A local organization on Thursday presented Gov. Bob McDonnell with its highest award for his efforts to help Southside revive its economy.
The Chamber’s Partnership for Economic Growth (C-PEG), an affiliate of the Martinsville-Henry County Chamber of Commerce, gave McDonnell the Fred Herring Award during the chamber’s annual meeting, held at Chatmoss Country Club.
C-PEG supports and uses private money to help fund efforts to boost the local economy.
The award, named after a late local businessman, is presented to people who devote a lot of time and effort to improving the community.
C-PEG Immediate Past President Ron Haley said McDonnell has had a major impact on improving the economies of Martinsville-Henry County, Southside and all of Virginia.
Haley recalled that McDonnell appointed Mary Rae Carter, a former economic development official for the county, as the state’s first deputy secretary of commerce and trade for rural economic development. He said she has been “an integral piece” of the region’s economic growth and “we are lucky” to have her looking out for the economic interests of rural areas.
McDonnell told the roughly 235 people attending the meeting to consider Carter as “your link to Richmond” and get to know her so they can find out what she can do to help their businesses prosper.
Since McDonnell became governor nearly three years ago, there have been 49 economic development announcements in Southside, resulting in 4,081 new jobs and $216.22 million in capital investments, Haley said.
About 118,000 new jobs have been created statewide under McDonnell’s leadership, he pointed out.
It is “no coincidence that he is recognized as the ‘jobs governor,’” said Haley.
He also noted that McDonnell was involved in efforts to help the Martinsville Speedway retain its two annual NASCAR races.
McDonnell closed $6 billion in state budget shortfalls without raising taxes and reduced unemployment, Haley said, mentioning that Virginia now has the lowest jobless rate in the Southeast.
Haley also praised the governor for increasing funding for roads, railroads and bridges as well as adding more slots at colleges and universities for in-state students and working to reduce college tuition.
Ninth District U.S. Rep. Morgan Griffith, R-Salem, said McDonnell is devoted to improving Virginia so much that it seems he is working “every hour he’s awake, and probably while he’s sleeping, too.”
However, McDonnell indicated that economic improvements in Southside mostly are the result of perseverance and “a can-do attitude” put forth by local business leaders, economic developers and government officials.
Despite the region’s economy being hit hard by losses of businesses and industries, “we all believe ... opportunities (to improve the economy) are immense,” said McDonnell, the keynote speaker for the chamber event.
The state must help businesses by keeping taxes low and reducing the number of regulations with which they must comply, McDonnell said. He mentioned that Virginia now has about 24,000 pages of regulations.
McDonnell said the state encourages Northern Virginia businesses to expand into Southside because of the quality work force and low cost of land here.
Foreign investors also are being encouraged to locate business ventures in Southside, and several such projects are in the works, he said.

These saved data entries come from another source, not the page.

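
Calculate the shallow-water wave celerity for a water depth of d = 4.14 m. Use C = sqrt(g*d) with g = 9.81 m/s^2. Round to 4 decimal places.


Using the shallow-water approximation:
C = sqrt(g * d) = sqrt(9.81 * 4.14)
C = sqrt(40.6134)
C = 6.3729 m/s

6.3729


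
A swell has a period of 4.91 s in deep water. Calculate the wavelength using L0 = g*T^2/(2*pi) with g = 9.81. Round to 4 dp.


L0 = g * T^2 / (2 * pi)
L0 = 9.81 * 4.91^2 / (2 * pi)
L0 = 9.81 * 24.1081 / 6.28319
L0 = 236.5005 / 6.28319
L0 = 37.6402 m

37.6402


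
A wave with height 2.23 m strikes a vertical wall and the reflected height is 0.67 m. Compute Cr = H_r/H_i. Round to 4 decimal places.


Cr = H_r / H_i
Cr = 0.67 / 2.23
Cr = 0.3004

0.3004


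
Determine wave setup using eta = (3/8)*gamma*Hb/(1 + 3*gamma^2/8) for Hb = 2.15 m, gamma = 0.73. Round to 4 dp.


eta = (3/8) * gamma * Hb / (1 + 3*gamma^2/8)
Numerator = (3/8) * 0.73 * 2.15 = 0.588562
Denominator = 1 + 3*0.73^2/8 = 1 + 0.199838 = 1.199838
eta = 0.588562 / 1.199838
eta = 0.4905 m

0.4905


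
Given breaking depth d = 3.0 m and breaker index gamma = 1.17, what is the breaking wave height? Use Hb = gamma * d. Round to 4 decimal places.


Hb = gamma * d
Hb = 1.17 * 3.0
Hb = 3.5100 m

3.5100


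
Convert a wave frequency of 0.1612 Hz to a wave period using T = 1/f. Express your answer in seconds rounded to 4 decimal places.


T = 1 / f
T = 1 / 0.1612
T = 6.2035 s

6.2035


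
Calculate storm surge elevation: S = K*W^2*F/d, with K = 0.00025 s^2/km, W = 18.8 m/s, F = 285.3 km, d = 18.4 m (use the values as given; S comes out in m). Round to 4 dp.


S = K * W^2 * F / d
W^2 = 18.8^2 = 353.44
S = 0.00025 * 353.44 * 285.3 / 18.4
Numerator = 0.00025 * 353.44 * 285.3 = 25.209108
S = 25.209108 / 18.4 = 1.3701 m

1.3701


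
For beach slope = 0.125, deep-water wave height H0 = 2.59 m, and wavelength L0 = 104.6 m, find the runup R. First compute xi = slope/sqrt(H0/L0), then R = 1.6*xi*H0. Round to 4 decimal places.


xi = slope / sqrt(H0/L0)
H0/L0 = 2.59/104.6 = 0.024761
sqrt(0.024761) = 0.157356
xi = 0.125 / 0.157356 = 0.794376
R = 1.6 * xi * H0 = 1.6 * 0.794376 * 2.59
R = 3.2919 m

3.2919


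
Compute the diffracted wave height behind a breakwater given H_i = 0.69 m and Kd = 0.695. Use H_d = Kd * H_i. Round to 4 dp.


H_d = Kd * H_i
H_d = 0.695 * 0.69
H_d = 0.4796 m

0.4796


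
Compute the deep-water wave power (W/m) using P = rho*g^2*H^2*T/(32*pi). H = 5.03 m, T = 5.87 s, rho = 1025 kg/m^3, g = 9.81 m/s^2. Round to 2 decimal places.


P = rho * g^2 * H^2 * T / (32 * pi)
P = 1025 * 9.81^2 * 5.03^2 * 5.87 / (32 * pi)
P = 1025 * 96.2361 * 25.3009 * 5.87 / 100.53096
P = 145725.68 W/m

145725.68


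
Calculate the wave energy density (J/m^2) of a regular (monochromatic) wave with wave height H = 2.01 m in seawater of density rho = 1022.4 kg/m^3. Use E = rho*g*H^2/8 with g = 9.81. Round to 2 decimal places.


E = (1/8) * rho * g * H^2
E = (1/8) * 1022.4 * 9.81 * 2.01^2
E = 0.125 * 1022.4 * 9.81 * 4.0401
E = 5065.15 J/m^2

5065.15


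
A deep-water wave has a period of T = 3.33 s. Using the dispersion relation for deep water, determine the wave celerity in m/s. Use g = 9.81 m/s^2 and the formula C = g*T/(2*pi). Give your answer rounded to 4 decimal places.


We use the deep-water celerity formula:
C = g * T / (2 * pi)
C = 9.81 * 3.33 / (2 * 3.14159...)
C = 32.667300 / 6.283185
C = 5.1992 m/s

5.1992


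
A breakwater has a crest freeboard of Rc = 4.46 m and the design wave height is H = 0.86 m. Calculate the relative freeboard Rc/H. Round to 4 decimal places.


Relative freeboard = Rc / H
= 4.46 / 0.86
= 5.1860

5.1860


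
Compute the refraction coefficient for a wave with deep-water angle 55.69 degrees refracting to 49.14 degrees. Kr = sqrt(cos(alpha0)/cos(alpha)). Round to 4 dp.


Kr = sqrt(cos(alpha0) / cos(alpha))
cos(55.69) = 0.563670
cos(49.14) = 0.654213
Kr = sqrt(0.563670 / 0.654213)
Kr = sqrt(0.861601)
Kr = 0.9282

0.9282


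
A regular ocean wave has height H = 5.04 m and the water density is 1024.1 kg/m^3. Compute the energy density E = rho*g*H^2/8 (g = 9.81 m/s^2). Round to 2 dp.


E = (1/8) * rho * g * H^2
E = (1/8) * 1024.1 * 9.81 * 5.04^2
E = 0.125 * 1024.1 * 9.81 * 25.4016
E = 31899.40 J/m^2

31899.40


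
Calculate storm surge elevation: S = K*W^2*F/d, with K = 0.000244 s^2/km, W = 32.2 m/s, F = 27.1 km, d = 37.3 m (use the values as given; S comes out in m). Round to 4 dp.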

Improving educational and training opportunities are “a key to long-term revival” of the region’s economy, the governor emphasized.
He said the state has put about $350 million extra into higher education in the past three years to help lower the rising costs of going to college.
The state also has put more money into K-12 public education and ended the practice of “social promotion” — children now must be able to read by the third grade or they will not be promoted to the fourth grade, he said.
Supporting teachers by making sure they have tools they need to teach effectively is “going to be a top priority for me” in next year’s legislative session, McDonnell said.
Along with his award, the governor received from C-PEG a gift basket as a token of appreciation for speaking during the meeting.